Hügelgräber im Nationalpark – eine Spurensuche

Vöhl-Herzhausen. Historische Relikte: Nationalpark-Führer Hans Jürgen Matznohr nimmt die Teilnehmerinnen und Teilnehmer seiner kulturhistorischen Wanderung am Samstag, 7. April, mit auf eine Spurensuche nach Hügelgräbern im Nationalpark. Treffpunkt zur kostenfreien, vierstündigen Führung ist um 13:30 Uhr am NationalparkZentrum (Weg zur Wildnis 1) in Vöhl-Herzhausen. Interessierte, die mit dem ÖPNV anreisen, steigen am Bahnhof Herzhausen oder an der Haltestelle Vöhl-Herzhausen NationalparkZentrum aus und folgen der Beschilderung zum Treffpunkt. Die Tour führt vom NationalparkZentrum über den Hagenstein und den Brückengrundsteig zurück zum Ausgangspunkt. Auf dem Weg wird Nationalpark-Führer Hans Jürgen Matznohr die Teilnehmerinnen und Teilnehmer seiner Wanderung zu einem prähistorischen Hügelgrab führen, das aus der Übergangszeit von der Bronze- zur Eisenzeit stammt. Es ist ein Stück Geschichte im Nationalpark und lädt dazu ein in der werdenden Wildnis in die längst vergangene Zeit zurückzublicken und aus dieser Interessantes zu erfahren. Die Wanderung eignet sich auch für Kurzentschlossene, da keine Anmeldung erforderlich ist. Teilnehmer denken bitte an festes Schuhwerk, wetterangepasste Kleidung, Erfrischungsgetränke und Rucksackverpflegung für kleine Pausen zwischendurch.

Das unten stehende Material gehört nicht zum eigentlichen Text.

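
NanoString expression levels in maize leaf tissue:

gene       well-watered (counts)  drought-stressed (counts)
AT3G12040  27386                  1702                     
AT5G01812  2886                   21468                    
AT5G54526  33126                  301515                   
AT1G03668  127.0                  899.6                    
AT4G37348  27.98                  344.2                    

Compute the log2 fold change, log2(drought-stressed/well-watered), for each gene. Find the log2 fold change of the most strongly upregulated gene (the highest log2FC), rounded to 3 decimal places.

3.621

log2(1702/27386) = -4.008  (AT3G12040)
log2(21468/2886) = 2.895  (AT5G01812)
log2(301515/33126) = 3.186  (AT5G54526)
log2(899.6/127.0) = 2.824  (AT1G03668)
log2(344.2/27.98) = 3.621  (AT4G37348)
AT4G37348 is most strongly upregulated.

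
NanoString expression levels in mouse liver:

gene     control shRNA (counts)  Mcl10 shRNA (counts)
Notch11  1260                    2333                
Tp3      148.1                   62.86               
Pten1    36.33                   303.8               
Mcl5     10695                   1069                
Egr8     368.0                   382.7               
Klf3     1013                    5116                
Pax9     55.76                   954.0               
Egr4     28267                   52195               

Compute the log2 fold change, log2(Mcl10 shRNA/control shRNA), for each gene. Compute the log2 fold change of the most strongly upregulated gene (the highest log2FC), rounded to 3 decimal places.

log2(2333/1260) = 0.889  (Notch11)
log2(62.86/148.1) = -1.236  (Tp3)
log2(303.8/36.33) = 3.064  (Pten1)
log2(1069/10695) = -3.323  (Mcl5)
log2(382.7/368.0) = 0.057  (Egr8)
log2(5116/1013) = 2.336  (Klf3)
log2(954.0/55.76) = 4.097  (Pax9)
log2(52195/28267) = 0.885  (Egr4)
Pax9 is most strongly upregulated.

4.097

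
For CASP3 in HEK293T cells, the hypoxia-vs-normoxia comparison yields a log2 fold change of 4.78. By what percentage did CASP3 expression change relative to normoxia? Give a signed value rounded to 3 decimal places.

Fold change = 2^(4.78) = 27.4741
Percent change = (FC − 1) × 100% = (27.4741 − 1) × 100 = 2647.409%

2647.409%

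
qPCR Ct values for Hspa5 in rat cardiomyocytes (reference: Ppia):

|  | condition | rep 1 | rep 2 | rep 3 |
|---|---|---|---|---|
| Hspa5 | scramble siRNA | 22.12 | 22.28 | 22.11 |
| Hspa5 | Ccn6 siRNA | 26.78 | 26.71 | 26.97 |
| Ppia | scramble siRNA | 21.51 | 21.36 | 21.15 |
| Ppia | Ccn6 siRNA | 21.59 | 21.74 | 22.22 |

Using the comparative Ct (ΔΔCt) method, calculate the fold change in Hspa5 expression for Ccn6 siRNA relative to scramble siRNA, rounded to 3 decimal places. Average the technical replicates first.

0.057

Mean Ct: Hspa5 scramble siRNA 22.170; Hspa5 Ccn6 siRNA 26.820; Ppia scramble siRNA 21.340; Ppia Ccn6 siRNA 21.850
ΔCt(scramble siRNA) = 22.170 − 21.340 = 0.830
ΔCt(Ccn6 siRNA) = 26.820 − 21.850 = 4.970
ΔΔCt = 4.970 − 0.830 = 4.140
Fold change = 2^(−4.140) = 0.0567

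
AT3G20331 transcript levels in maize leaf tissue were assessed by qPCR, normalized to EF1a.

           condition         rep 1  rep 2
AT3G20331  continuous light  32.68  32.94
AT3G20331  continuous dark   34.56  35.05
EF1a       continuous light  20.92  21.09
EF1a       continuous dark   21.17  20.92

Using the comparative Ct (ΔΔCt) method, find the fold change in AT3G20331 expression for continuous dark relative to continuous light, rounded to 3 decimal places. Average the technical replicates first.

Mean Ct: AT3G20331 continuous light 32.810; AT3G20331 continuous dark 34.805; EF1a continuous light 21.005; EF1a continuous dark 21.045
ΔCt(continuous light) = 32.810 − 21.005 = 11.805
ΔCt(continuous dark) = 34.805 − 21.045 = 13.760
ΔΔCt = 13.760 − 11.805 = 1.955
Fold change = 2^(−1.955) = 0.2579

0.258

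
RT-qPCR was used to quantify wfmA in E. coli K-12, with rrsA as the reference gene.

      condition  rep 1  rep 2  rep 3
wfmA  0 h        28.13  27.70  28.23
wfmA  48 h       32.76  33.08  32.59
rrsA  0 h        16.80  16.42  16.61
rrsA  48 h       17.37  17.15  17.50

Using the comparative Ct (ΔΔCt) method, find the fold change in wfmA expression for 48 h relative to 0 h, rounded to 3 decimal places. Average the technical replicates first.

Mean Ct: wfmA 0 h 28.020; wfmA 48 h 32.810; rrsA 0 h 16.610; rrsA 48 h 17.340
ΔCt(0 h) = 28.020 − 16.610 = 11.410
ΔCt(48 h) = 32.810 − 17.340 = 15.470
ΔΔCt = 15.470 − 11.410 = 4.060
Fold change = 2^(−4.060) = 0.0600

0.060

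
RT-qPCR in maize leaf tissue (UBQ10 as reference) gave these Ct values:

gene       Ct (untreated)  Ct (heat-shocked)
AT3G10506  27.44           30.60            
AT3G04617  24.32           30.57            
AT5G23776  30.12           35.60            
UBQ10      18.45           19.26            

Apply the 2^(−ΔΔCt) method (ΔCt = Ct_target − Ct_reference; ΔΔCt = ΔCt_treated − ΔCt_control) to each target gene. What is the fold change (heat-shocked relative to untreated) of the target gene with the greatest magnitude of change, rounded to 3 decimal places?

0.023

AT3G10506: ΔΔCt = (30.60−19.26) − (27.44−18.45) = 11.34 − 8.99 = 2.35; fold change = 2^-2.35 = 0.196
AT3G04617: ΔΔCt = (30.57−19.26) − (24.32−18.45) = 11.31 − 5.87 = 5.44; fold change = 2^-5.44 = 0.023
AT5G23776: ΔΔCt = (35.60−19.26) − (30.12−18.45) = 16.34 − 11.67 = 4.67; fold change = 2^-4.67 = 0.039
AT3G04617 has the largest |ΔΔCt| = 5.44.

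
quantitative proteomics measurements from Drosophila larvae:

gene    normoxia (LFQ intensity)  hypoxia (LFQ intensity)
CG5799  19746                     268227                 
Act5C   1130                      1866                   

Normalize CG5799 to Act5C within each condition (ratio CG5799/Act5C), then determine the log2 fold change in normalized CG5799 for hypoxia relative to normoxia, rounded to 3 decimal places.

CG5799/Act5C (normoxia) = 19746 / 1130 = 17.474
CG5799/Act5C (hypoxia) = 268227 / 1866 = 143.74
Fold change = 143.74 / 17.474 = 8.2260
log2(8.2260) = 3.0402

3.040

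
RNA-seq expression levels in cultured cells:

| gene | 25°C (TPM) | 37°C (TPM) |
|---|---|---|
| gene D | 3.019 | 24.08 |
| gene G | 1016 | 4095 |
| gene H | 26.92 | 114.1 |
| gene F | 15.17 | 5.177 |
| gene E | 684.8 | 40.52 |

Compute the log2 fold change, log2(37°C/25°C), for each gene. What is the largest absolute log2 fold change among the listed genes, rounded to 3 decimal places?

4.079

log2(24.08/3.019) = 2.996  (gene D)
log2(4095/1016) = 2.011  (gene G)
log2(114.1/26.92) = 2.084  (gene H)
log2(5.177/15.17) = -1.551  (gene F)
log2(40.52/684.8) = -4.079  (gene E)
The largest magnitude belongs to gene E.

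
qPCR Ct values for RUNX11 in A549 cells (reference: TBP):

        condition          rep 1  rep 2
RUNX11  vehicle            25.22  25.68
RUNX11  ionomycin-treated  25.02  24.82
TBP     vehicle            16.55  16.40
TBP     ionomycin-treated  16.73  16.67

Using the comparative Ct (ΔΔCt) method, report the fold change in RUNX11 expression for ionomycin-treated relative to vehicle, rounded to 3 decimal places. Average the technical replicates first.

1.688

Mean Ct: RUNX11 vehicle 25.450; RUNX11 ionomycin-treated 24.920; TBP vehicle 16.475; TBP ionomycin-treated 16.700
ΔCt(vehicle) = 25.450 − 16.475 = 8.975
ΔCt(ionomycin-treated) = 24.920 − 16.700 = 8.220
ΔΔCt = 8.220 − 8.975 = -0.755
Fold change = 2^(−(-0.755)) = 2^0.755 = 1.6876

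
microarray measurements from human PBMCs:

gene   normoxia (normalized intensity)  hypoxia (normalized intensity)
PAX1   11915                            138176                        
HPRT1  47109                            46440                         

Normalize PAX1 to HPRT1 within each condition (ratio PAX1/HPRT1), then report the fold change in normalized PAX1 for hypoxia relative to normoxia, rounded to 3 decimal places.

11.764

PAX1/HPRT1 (normoxia) = 11915 / 47109 = 0.25292
PAX1/HPRT1 (hypoxia) = 138176 / 46440 = 2.9754
Fold change = 2.9754 / 0.25292 = 11.7639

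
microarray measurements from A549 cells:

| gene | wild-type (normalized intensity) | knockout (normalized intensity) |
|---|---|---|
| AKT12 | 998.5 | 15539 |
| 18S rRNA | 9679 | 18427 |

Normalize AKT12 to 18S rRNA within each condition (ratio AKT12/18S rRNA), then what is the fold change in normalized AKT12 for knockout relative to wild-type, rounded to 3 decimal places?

8.174

AKT12/18S rRNA (wild-type) = 998.5 / 9679 = 0.10316
AKT12/18S rRNA (knockout) = 15539 / 18427 = 0.84327
Fold change = 0.84327 / 0.10316 = 8.1743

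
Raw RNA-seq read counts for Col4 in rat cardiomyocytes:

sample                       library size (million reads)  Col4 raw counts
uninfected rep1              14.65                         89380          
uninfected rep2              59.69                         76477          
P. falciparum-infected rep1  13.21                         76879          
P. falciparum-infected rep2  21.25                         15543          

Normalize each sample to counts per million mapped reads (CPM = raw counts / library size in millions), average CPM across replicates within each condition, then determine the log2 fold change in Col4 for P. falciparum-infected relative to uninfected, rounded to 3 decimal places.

-0.172

CPM(uninfected rep1) = 89380 / 14.65 = 6101.0239
CPM(uninfected rep2) = 76477 / 59.69 = 1281.2364
CPM(P. falciparum-infected rep1) = 76879 / 13.21 = 5819.7578
CPM(P. falciparum-infected rep2) = 15543 / 21.25 = 731.4353
mean CPM(uninfected) = 3691.1301; mean CPM(P. falciparum-infected) = 3275.5965
Fold change = 3275.5965 / 3691.1301 = 0.88742
log2(0.88742) = -0.1723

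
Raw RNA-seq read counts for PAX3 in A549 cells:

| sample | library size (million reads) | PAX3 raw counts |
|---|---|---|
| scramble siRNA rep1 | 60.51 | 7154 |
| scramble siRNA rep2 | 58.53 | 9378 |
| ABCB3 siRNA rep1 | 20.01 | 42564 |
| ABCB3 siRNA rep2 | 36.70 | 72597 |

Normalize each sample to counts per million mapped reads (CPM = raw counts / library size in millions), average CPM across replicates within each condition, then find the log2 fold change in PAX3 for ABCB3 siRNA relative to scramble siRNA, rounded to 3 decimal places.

CPM(scramble siRNA rep1) = 7154 / 60.51 = 118.2284
CPM(scramble siRNA rep2) = 9378 / 58.53 = 160.2255
CPM(ABCB3 siRNA rep1) = 42564 / 20.01 = 2127.1364
CPM(ABCB3 siRNA rep2) = 72597 / 36.70 = 1978.1199
mean CPM(scramble siRNA) = 139.2270; mean CPM(ABCB3 siRNA) = 2052.6282
Fold change = 2052.6282 / 139.2270 = 14.74304
log2(14.74304) = 3.8820

3.882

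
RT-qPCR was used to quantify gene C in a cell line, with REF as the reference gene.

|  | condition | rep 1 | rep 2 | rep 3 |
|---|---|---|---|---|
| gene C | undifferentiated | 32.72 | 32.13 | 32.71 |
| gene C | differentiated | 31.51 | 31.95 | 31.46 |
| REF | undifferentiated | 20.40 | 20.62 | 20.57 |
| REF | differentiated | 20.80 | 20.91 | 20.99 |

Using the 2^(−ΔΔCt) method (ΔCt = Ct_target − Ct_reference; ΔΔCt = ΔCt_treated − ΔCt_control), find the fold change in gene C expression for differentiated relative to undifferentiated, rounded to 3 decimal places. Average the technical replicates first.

Mean Ct: gene C undifferentiated 32.520; gene C differentiated 31.640; REF undifferentiated 20.530; REF differentiated 20.900
ΔCt(undifferentiated) = 32.520 − 20.530 = 11.990
ΔCt(differentiated) = 31.640 − 20.900 = 10.740
ΔΔCt = 10.740 − 11.990 = -1.250
Fold change = 2^(−(-1.250)) = 2^1.250 = 2.3784

2.378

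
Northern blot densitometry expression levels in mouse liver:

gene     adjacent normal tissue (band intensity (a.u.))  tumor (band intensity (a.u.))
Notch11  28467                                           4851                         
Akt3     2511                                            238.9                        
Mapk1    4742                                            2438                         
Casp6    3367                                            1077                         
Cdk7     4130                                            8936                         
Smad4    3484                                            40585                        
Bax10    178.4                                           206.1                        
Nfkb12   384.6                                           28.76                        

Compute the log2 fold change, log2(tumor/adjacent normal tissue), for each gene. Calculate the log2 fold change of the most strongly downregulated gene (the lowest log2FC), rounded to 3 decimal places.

-3.741

log2(4851/28467) = -2.553  (Notch11)
log2(238.9/2511) = -3.394  (Akt3)
log2(2438/4742) = -0.960  (Mapk1)
log2(1077/3367) = -1.644  (Casp6)
log2(8936/4130) = 1.113  (Cdk7)
log2(40585/3484) = 3.542  (Smad4)
log2(206.1/178.4) = 0.208  (Bax10)
log2(28.76/384.6) = -3.741  (Nfkb12)
Nfkb12 is most strongly downregulated.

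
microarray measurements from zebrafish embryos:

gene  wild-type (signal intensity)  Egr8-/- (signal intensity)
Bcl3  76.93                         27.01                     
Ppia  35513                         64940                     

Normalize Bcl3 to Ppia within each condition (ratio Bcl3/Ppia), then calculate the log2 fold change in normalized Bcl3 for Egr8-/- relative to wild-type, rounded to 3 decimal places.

-2.381

Bcl3/Ppia (wild-type) = 76.93 / 35513 = 0.0021662
Bcl3/Ppia (Egr8-/-) = 27.01 / 64940 = 0.00041592
Fold change = 0.00041592 / 0.0021662 = 0.1920
log2(0.1920) = -2.3808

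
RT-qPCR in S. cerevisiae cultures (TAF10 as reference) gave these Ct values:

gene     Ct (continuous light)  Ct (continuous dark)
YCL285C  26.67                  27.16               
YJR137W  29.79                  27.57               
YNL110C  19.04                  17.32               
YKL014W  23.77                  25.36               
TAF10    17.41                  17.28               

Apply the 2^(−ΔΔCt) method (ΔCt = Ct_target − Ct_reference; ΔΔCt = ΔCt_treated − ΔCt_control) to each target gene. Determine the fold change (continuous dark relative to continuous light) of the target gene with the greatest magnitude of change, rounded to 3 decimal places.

YCL285C: ΔΔCt = (27.16−17.28) − (26.67−17.41) = 9.88 − 9.26 = 0.62; fold change = 2^-0.62 = 0.651
YJR137W: ΔΔCt = (27.57−17.28) − (29.79−17.41) = 10.29 − 12.38 = -2.09; fold change = 2^2.09 = 4.257
YNL110C: ΔΔCt = (17.32−17.28) − (19.04−17.41) = 0.04 − 1.63 = -1.59; fold change = 2^1.59 = 3.010
YKL014W: ΔΔCt = (25.36−17.28) − (23.77−17.41) = 8.08 − 6.36 = 1.72; fold change = 2^-1.72 = 0.304
YJR137W has the largest |ΔΔCt| = 2.09.

4.257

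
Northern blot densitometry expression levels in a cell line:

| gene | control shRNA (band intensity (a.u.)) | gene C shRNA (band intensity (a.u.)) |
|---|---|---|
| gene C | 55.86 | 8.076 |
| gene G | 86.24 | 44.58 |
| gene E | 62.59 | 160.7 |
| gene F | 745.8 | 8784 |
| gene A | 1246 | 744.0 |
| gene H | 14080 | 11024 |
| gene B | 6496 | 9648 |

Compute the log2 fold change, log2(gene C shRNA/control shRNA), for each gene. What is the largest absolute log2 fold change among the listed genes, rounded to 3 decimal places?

log2(8.076/55.86) = -2.790  (gene C)
log2(44.58/86.24) = -0.952  (gene G)
log2(160.7/62.59) = 1.360  (gene E)
log2(8784/745.8) = 3.558  (gene F)
log2(744.0/1246) = -0.744  (gene A)
log2(11024/14080) = -0.353  (gene H)
log2(9648/6496) = 0.571  (gene B)
The largest magnitude belongs to gene F.

3.558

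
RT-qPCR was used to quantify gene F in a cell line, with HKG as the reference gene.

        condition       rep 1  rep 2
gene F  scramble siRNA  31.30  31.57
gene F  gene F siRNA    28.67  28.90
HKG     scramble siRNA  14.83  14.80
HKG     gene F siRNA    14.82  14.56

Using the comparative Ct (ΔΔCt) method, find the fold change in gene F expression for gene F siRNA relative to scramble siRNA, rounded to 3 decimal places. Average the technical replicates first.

Mean Ct: gene F scramble siRNA 31.435; gene F gene F siRNA 28.785; HKG scramble siRNA 14.815; HKG gene F siRNA 14.690
ΔCt(scramble siRNA) = 31.435 − 14.815 = 16.620
ΔCt(gene F siRNA) = 28.785 − 14.690 = 14.095
ΔΔCt = 14.095 − 16.620 = -2.525
Fold change = 2^(−(-2.525)) = 2^2.525 = 5.7557

5.756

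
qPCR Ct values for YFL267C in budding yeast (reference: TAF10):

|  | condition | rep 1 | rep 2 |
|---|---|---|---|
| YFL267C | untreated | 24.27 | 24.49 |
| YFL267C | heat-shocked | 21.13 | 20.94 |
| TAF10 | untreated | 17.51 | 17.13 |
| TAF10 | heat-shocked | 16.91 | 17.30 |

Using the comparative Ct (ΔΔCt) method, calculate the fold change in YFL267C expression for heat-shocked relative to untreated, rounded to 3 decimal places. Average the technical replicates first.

8.754

Mean Ct: YFL267C untreated 24.380; YFL267C heat-shocked 21.035; TAF10 untreated 17.320; TAF10 heat-shocked 17.105
ΔCt(untreated) = 24.380 − 17.320 = 7.060
ΔCt(heat-shocked) = 21.035 − 17.105 = 3.930
ΔΔCt = 3.930 − 7.060 = -3.130
Fold change = 2^(−(-3.130)) = 2^3.130 = 8.7543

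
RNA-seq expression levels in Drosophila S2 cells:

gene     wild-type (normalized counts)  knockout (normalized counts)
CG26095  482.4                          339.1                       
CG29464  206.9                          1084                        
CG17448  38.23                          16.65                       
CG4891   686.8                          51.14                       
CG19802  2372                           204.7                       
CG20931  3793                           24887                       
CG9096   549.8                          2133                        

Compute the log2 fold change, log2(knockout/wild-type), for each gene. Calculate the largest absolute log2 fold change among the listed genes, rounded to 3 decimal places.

log2(339.1/482.4) = -0.509  (CG26095)
log2(1084/206.9) = 2.389  (CG29464)
log2(16.65/38.23) = -1.199  (CG17448)
log2(51.14/686.8) = -3.747  (CG4891)
log2(204.7/2372) = -3.535  (CG19802)
log2(24887/3793) = 2.714  (CG20931)
log2(2133/549.8) = 1.956  (CG9096)
The largest magnitude belongs to CG4891.

3.747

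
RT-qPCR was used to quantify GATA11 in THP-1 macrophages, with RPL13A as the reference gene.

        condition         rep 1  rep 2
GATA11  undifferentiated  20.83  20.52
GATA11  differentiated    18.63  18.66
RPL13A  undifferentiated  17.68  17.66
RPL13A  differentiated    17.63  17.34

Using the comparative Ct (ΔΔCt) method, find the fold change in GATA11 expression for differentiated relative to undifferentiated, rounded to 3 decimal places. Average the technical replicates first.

Mean Ct: GATA11 undifferentiated 20.675; GATA11 differentiated 18.645; RPL13A undifferentiated 17.670; RPL13A differentiated 17.485
ΔCt(undifferentiated) = 20.675 − 17.670 = 3.005
ΔCt(differentiated) = 18.645 − 17.485 = 1.160
ΔΔCt = 1.160 − 3.005 = -1.845
Fold change = 2^(−(-1.845)) = 2^1.845 = 3.5925

3.593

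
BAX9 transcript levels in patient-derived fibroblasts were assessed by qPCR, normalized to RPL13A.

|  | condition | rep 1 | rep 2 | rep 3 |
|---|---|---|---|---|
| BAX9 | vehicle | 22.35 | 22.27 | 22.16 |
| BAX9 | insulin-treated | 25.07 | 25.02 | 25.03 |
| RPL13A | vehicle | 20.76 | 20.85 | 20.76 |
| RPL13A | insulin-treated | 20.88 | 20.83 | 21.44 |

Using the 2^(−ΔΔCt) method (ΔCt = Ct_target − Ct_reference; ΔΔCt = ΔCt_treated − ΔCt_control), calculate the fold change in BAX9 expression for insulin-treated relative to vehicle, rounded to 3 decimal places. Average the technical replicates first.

0.174

Mean Ct: BAX9 vehicle 22.260; BAX9 insulin-treated 25.040; RPL13A vehicle 20.790; RPL13A insulin-treated 21.050
ΔCt(vehicle) = 22.260 − 20.790 = 1.470
ΔCt(insulin-treated) = 25.040 − 21.050 = 3.990
ΔΔCt = 3.990 − 1.470 = 2.520
Fold change = 2^(−2.520) = 0.1743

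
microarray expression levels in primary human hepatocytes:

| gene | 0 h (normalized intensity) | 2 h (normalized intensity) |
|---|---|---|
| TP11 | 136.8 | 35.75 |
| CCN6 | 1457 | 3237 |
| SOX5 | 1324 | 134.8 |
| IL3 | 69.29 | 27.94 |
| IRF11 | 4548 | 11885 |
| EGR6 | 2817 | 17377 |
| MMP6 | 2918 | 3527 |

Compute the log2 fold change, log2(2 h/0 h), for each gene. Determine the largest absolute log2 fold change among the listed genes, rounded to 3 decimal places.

log2(35.75/136.8) = -1.936  (TP11)
log2(3237/1457) = 1.152  (CCN6)
log2(134.8/1324) = -3.296  (SOX5)
log2(27.94/69.29) = -1.310  (IL3)
log2(11885/4548) = 1.386  (IRF11)
log2(17377/2817) = 2.625  (EGR6)
log2(3527/2918) = 0.273  (MMP6)
The largest magnitude belongs to SOX5.

3.296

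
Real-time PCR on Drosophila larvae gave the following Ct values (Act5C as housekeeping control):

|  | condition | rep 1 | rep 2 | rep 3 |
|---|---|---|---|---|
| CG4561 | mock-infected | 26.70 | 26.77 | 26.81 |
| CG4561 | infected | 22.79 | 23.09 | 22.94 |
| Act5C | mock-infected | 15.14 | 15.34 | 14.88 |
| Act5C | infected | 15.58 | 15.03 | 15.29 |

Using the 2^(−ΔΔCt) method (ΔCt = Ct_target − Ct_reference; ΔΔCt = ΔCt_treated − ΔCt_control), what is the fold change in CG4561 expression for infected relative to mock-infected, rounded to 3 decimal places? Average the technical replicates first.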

Rabenstein, ein bewegter Berg

Edertal-Affoldern. Erlebnisse eines Berges: Am Samstag, 8. April, lädt Nationalpark-Führerin Iris Dorn-Fehr zu einer besonderen Entdeckungsreise in Hessens einzigen Nationalpark ein. Treffpunkt ist um 14:00 Uhr der Nationalpark-Eingang Rabenstein in Affoldern. Interessierte, die mit dem ÖPNV anreisen, steigen an der Haltestelle Affolderner See in Edertal-Affoldern aus und folgen der Beschilderung zum Treffpunkt. Die zweistündige Wanderung steht ganz im Zeichen des Rabensteins, einem der über fünfzig Berge im Reich der urigen Buchen. Er hat so manches erlebt. Iris Dorn-Fehr weiß allerhand Spannendes über seine bewegte Geschichte zu berichten. Eine Anmeldung zu der kostenfreien Führung ist nicht erforderlich, sodass auch Kurzentschlossene spontan mitwandern können. Teilnehmer denken bitte an wetterangepasste Kleidung sowie Erfrischungsgetränke. Die Tour ist auch für aktive Rollstuhlfahrer und Familien mit Kinderwagen geeignet.